Communiqué de presse n° 018/CDH/02
Lubumbashi, RD Congo
08.11.02
Des patrouilleurs à la recherche des hutu rwandais et des armes créent une forte insécurité à la Commune de Kenya à Lubumbashi.
Le Centre des Droits de l'Homme et du droit humanitaire (CDH) basé à Lubumbashi dans la Province du Katanga exprime sa profonde préoccupation face à une forte insécurité créée par une équipe mixte des patrouilleurs à la Commune de la Kenya à Lubumbashi entraînant un pillage au marché, des casses et des décès ainsi que plusieurs dizaines des blessés.
En effet, ce samedi 9 novembre 2002 vers 8 heures locales à Lubumbashi, une équipe des patrouilleurs composée des éléments de la Police Militaire (PM), de la Police Nationale Congolaise (PNC) et des Forces d'Autodéfense Populaire (FAP) qui revenaient d'une opération de bouclage couvrant l'avenue Moba jusqu'au fond de l'avenue Circulaire vers le Quartier dit "Brondo" (quartier des vieilles maisons) à la Commune de Kenya, se sont livrés au pillage des biens des commerçants du Marché Central de la Kenya sous prétexte qu'ils s'attaquaient aux vendeurs ambulants (marchés-pirates).

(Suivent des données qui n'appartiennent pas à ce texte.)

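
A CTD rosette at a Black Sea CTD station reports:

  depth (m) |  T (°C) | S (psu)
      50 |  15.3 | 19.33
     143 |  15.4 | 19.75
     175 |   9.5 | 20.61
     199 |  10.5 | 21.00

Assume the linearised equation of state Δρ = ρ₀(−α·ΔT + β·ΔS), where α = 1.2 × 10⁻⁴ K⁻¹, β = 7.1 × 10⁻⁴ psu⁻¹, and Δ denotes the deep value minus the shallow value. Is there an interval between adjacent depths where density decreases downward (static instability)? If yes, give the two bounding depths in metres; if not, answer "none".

none

Evaluate Δρ/ρ₀ = −αΔT + βΔS across each adjacent pair:
  50–143 m: −αΔT+βΔS = −(1.2 × 10⁻⁴)(+0.1)+(7.1 × 10⁻⁴)(+0.42) = 2.9 × 10⁻⁴ → stable
  143–175 m: −αΔT+βΔS = −(1.2 × 10⁻⁴)(-5.9)+(7.1 × 10⁻⁴)(+0.86) = 1.3 × 10⁻³ → stable
  175–199 m: −αΔT+βΔS = −(1.2 × 10⁻⁴)(+1.0)+(7.1 × 10⁻⁴)(+0.39) = 1.6 × 10⁻⁴ → stable
Every interval has Δρ > 0: the column is stably stratified throughout.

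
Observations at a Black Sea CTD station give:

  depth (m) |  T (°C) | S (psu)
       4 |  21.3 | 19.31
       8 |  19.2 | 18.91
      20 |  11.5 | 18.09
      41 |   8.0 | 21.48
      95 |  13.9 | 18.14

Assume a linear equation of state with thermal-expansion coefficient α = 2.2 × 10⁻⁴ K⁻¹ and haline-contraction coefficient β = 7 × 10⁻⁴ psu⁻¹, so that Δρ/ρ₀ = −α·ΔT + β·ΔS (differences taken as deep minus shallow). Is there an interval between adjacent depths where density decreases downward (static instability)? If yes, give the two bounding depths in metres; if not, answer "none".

Evaluate Δρ/ρ₀ = −αΔT + βΔS across each adjacent pair:
  4–8 m: −αΔT+βΔS = −(2.2 × 10⁻⁴)(-2.1)+(7 × 10⁻⁴)(-0.40) = 1.8 × 10⁻⁴ → stable
  8–20 m: −αΔT+βΔS = −(2.2 × 10⁻⁴)(-7.7)+(7 × 10⁻⁴)(-0.82) = 1.1 × 10⁻³ → stable
  20–41 m: −αΔT+βΔS = −(2.2 × 10⁻⁴)(-3.5)+(7 × 10⁻⁴)(+3.39) = 3.1 × 10⁻³ → stable
  41–95 m: −αΔT+βΔS = −(2.2 × 10⁻⁴)(+5.9)+(7 × 10⁻⁴)(-3.34) = -3.6 × 10⁻³ → UNSTABLE
The 41–95 m interval has Δρ < 0: lighter water underlies denser water.

41–95 m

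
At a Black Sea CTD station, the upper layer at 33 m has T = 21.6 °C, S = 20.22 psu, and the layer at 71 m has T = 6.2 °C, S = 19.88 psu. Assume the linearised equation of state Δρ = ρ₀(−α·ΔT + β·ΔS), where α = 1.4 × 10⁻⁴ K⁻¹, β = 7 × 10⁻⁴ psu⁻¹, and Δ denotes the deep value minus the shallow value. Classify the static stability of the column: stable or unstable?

stable

ΔT = 6.2 − 21.6 = -15.4 K and ΔS = 19.88 − 20.22 = -0.34 psu (deep − shallow).
−αΔT = 2.156 × 10⁻³; βΔS = -2.38 × 10⁻⁴; sum Δρ/ρ₀ = 1.918 × 10⁻³.
Δρ/ρ₀ > 0, so Δρ > 0: deeper water is denser → statically stable.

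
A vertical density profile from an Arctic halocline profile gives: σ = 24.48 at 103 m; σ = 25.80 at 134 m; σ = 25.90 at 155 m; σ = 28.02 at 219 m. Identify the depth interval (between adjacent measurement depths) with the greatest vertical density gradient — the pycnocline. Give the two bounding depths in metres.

Compute the density gradient over each adjacent pair:
  103–134 m: Δρ/Δz = 1.32/31 = 0.043 kg m⁻⁴
  134–155 m: Δρ/Δz = 0.10/21 = 4.8 × 10⁻³ kg m⁻⁴
  155–219 m: Δρ/Δz = 2.12/64 = 0.033 kg m⁻⁴
The largest gradient is in the 103–134 m interval — the pycnocline.

103–134 m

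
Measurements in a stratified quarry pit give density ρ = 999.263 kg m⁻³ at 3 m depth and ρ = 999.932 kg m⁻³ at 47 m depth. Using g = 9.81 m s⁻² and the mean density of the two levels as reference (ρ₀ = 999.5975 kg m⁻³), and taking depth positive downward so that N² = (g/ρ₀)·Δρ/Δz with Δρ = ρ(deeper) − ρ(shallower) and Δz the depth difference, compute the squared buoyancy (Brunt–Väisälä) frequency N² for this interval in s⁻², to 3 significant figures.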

Le pillage de plusieurs biens de valeur (valises, vêtements, parapluies...) dans les kiosques, étalages et boutiques situés sur l'avenue Basilique, par ces éléments armés a provoqué la réaction des vendeurs et des habitants de la commune qui ont pourchassé les pilleurs pour récupérer leurs biens.

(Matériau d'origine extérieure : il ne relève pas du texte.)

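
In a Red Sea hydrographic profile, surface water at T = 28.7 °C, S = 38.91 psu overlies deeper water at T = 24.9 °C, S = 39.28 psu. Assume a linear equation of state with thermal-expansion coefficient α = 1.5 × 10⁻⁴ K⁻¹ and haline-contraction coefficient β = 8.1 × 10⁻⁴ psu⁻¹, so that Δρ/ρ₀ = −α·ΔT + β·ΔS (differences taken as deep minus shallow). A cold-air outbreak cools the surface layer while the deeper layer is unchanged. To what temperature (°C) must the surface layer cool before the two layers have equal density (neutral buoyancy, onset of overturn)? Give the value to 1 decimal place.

22.9 °C

Neutral buoyancy requires Δρ = 0, i.e. −α(T_deep − T_surf′) + β(S_deep − S_surf) = 0.
T_surf′ = T_deep − (β/α)·ΔS = 24.9 − (8.1 × 10⁻⁴/1.5 × 10⁻⁴)·(+0.37) = 22.902 °C.
Cooling required: 28.7 − (22.902) = 5.798 °C.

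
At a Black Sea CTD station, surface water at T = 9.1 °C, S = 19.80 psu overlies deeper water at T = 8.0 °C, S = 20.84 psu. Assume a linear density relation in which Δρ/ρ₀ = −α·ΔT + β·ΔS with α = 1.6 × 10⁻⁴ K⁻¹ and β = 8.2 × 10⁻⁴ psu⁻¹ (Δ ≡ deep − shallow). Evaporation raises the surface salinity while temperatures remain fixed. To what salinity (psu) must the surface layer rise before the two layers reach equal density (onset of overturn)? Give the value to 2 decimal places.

Neutral buoyancy requires −α(T_deep − T_surf) + β(S_deep − S_surf′) = 0.
S_surf′ = S_deep − (α/β)·ΔT = 20.84 − (1.6 × 10⁻⁴/8.2 × 10⁻⁴)·(-1.1) = 21.0546 psu.
Increase required: 21.0546 − 19.80 = 1.2546 psu.

21.05 psu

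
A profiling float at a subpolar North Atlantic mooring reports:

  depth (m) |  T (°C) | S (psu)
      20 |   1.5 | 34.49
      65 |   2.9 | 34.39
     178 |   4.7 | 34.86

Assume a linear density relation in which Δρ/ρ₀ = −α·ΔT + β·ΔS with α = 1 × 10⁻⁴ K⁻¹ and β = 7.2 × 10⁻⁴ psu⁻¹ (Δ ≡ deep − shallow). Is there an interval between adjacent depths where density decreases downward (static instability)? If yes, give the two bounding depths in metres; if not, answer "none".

Evaluate Δρ/ρ₀ = −αΔT + βΔS across each adjacent pair:
  20–65 m: −αΔT+βΔS = −(1 × 10⁻⁴)(+1.4)+(7.2 × 10⁻⁴)(-0.10) = -2.1 × 10⁻⁴ → UNSTABLE
  65–178 m: −αΔT+βΔS = −(1 × 10⁻⁴)(+1.8)+(7.2 × 10⁻⁴)(+0.47) = 1.6 × 10⁻⁴ → stable
The 20–65 m interval has Δρ < 0: lighter water underlies denser water.

20–65 m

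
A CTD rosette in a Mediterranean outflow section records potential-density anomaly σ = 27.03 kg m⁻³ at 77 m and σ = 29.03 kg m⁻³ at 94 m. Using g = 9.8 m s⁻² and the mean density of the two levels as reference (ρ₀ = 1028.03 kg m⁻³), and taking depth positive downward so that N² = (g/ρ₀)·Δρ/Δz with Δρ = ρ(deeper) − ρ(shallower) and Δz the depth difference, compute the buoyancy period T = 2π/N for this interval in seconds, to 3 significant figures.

188 s

Δρ = 1029.03 − 1027.03 = 2.00 kg m⁻³ over Δz = 94 − 77 = 17 m.
N² = (9.8/1028.03) × (2.00/17) = 1.1215 × 10⁻³ s⁻².
N = √(1.1215 × 10⁻³) = 0.033489 rad s⁻¹, so T = 2π/N = 187.62 s ≈ 188 s.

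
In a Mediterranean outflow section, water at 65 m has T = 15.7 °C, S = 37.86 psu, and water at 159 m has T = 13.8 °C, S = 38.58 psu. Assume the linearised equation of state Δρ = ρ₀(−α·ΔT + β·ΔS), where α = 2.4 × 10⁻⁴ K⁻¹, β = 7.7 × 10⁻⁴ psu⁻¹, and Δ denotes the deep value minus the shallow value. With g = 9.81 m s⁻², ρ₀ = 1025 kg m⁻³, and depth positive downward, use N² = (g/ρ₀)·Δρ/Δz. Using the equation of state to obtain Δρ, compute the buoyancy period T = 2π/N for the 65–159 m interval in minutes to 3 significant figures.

ΔT = -1.9 K, ΔS = +0.72 psu (deep − shallow).
Δρ/ρ₀ = −αΔT + βΔS = 4.56 × 10⁻⁴ + 5.544 × 10⁻⁴ = 1.0104 × 10⁻³, so Δρ ≈ 1.036 kg m⁻³.
N² = (g/ρ₀)·Δρ/Δz = g·(Δρ/ρ₀)/Δz = 9.81 × 1.0104 × 10⁻³ / 94 = 1.0545 × 10⁻⁴ s⁻².
N = √(1.0545 × 10⁻⁴) = 0.010269 rad s⁻¹ → T = 2π/N = 611.86 s = 10.198 min ≈ 10.2 min.

10.2 min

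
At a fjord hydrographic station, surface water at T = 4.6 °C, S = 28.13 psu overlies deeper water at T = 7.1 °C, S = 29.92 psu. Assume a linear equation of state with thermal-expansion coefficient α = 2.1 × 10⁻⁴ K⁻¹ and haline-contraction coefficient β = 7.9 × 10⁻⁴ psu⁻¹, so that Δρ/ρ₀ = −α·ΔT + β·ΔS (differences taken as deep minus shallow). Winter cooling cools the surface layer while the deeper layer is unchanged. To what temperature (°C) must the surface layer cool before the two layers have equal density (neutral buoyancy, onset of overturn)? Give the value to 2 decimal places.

Neutral buoyancy requires Δρ = 0, i.e. −α(T_deep − T_surf′) + β(S_deep − S_surf) = 0.
T_surf′ = T_deep − (β/α)·ΔS = 7.1 − (7.9 × 10⁻⁴/2.1 × 10⁻⁴)·(+1.79) = 0.3662 °C.
Cooling required: 4.6 − (0.3662) = 4.2338 °C.

0.37 °C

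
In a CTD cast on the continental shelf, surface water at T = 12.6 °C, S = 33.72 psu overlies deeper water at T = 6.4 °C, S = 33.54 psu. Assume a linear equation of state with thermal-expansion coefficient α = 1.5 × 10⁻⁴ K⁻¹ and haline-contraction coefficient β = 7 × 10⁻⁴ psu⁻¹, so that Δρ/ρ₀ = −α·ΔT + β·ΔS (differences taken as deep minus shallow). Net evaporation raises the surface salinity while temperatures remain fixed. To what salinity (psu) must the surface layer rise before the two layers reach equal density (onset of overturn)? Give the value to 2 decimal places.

Neutral buoyancy requires −α(T_deep − T_surf) + β(S_deep − S_surf′) = 0.
S_surf′ = S_deep − (α/β)·ΔT = 33.54 − (1.5 × 10⁻⁴/7 × 10⁻⁴)·(-6.2) = 34.8686 psu.
Increase required: 34.8686 − 33.72 = 1.1486 psu.

34.87 psu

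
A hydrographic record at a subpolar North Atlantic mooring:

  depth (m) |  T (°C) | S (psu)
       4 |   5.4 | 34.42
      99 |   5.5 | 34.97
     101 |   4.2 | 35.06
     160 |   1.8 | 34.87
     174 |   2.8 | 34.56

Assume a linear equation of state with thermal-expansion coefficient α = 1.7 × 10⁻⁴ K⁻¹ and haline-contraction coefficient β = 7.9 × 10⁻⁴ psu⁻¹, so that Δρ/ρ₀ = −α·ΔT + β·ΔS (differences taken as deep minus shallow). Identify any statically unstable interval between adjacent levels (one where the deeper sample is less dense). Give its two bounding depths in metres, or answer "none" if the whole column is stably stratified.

Evaluate Δρ/ρ₀ = −αΔT + βΔS across each adjacent pair:
  4–99 m: −αΔT+βΔS = −(1.7 × 10⁻⁴)(+0.1)+(7.9 × 10⁻⁴)(+0.55) = 4.2 × 10⁻⁴ → stable
  99–101 m: −αΔT+βΔS = −(1.7 × 10⁻⁴)(-1.3)+(7.9 × 10⁻⁴)(+0.09) = 2.9 × 10⁻⁴ → stable
  101–160 m: −αΔT+βΔS = −(1.7 × 10⁻⁴)(-2.4)+(7.9 × 10⁻⁴)(-0.19) = 2.6 × 10⁻⁴ → stable
  160–174 m: −αΔT+βΔS = −(1.7 × 10⁻⁴)(+1.0)+(7.9 × 10⁻⁴)(-0.31) = -4.1 × 10⁻⁴ → UNSTABLE
The 160–174 m interval has Δρ < 0: lighter water underlies denser water.

160–174 m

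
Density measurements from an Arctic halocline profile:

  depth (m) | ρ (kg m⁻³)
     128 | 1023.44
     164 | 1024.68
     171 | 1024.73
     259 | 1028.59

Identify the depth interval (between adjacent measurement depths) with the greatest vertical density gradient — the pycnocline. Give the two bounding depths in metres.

Compute the density gradient over each adjacent pair:
  128–164 m: Δρ/Δz = 1.24/36 = 0.034 kg m⁻⁴
  164–171 m: Δρ/Δz = 0.05/7 = 7.1 × 10⁻³ kg m⁻⁴
  171–259 m: Δρ/Δz = 3.86/88 = 0.044 kg m⁻⁴
The largest gradient is in the 171–259 m interval — the pycnocline.

171–259 m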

Pour bloquer l'attaque de la population qui tenait à neutraliser les pilleurs, certains militaires ont commencé à tirer d'abord en l'air avant de viser les civils. Le bilan provisoire de ces échauffourées est de 4 décès dont 3 du côté des civils et un militaire dont on ignore encore les identités, en plus d'un autre militaire dont l'état reste critique.
En outre, l'on déplore plusieurs casses et plus ou moins 40 blessés évacués par les ambulances de la PNC, de l'Hôpital Sendwe et de CMC, ainsi que des voitures des particuliers vers la réanimation de l'Hôpital Sendwe.
Par ailleurs, la tension est encore à son comble car les éléments de la Police d'Intervention Rapide continuent à tirer en l'air dans la commune dans le but de récupérer une arme emportée par des civils non identifiés.
Il convient de relever que les civils ont scandé l'ancien hymne national "La Zaïroise" et ont souhaité le retour de Mobutu et l'arrivée de Katebe pour exprimer leur désolation.
De ce qui précède, le CDH qui déplore le comportement des agents de l'ordre supposés assurer la sécurité des biens et des personnes, et recommande aux autorités compétentes :
* de diligenter une enquête pour établir toutes les responsabilités en commençant par le Commandant de l'opération à l'effet de sanctionner conformément à la loi, tous les récalcitrants et de restituer les biens pillés;
* de mobiliser tous les moyens nécessaires pour apporter les soins urgents aux blessés, l'Hôpital Sendwe étant démunis;
* de veiller à donner des ordres précis à tous les services de l'ordre ou del'armée appelés à exécuter des missions d'ordre public au lieu de se rabattre sur la population en réclamant des reçus des biens ou de l'argent.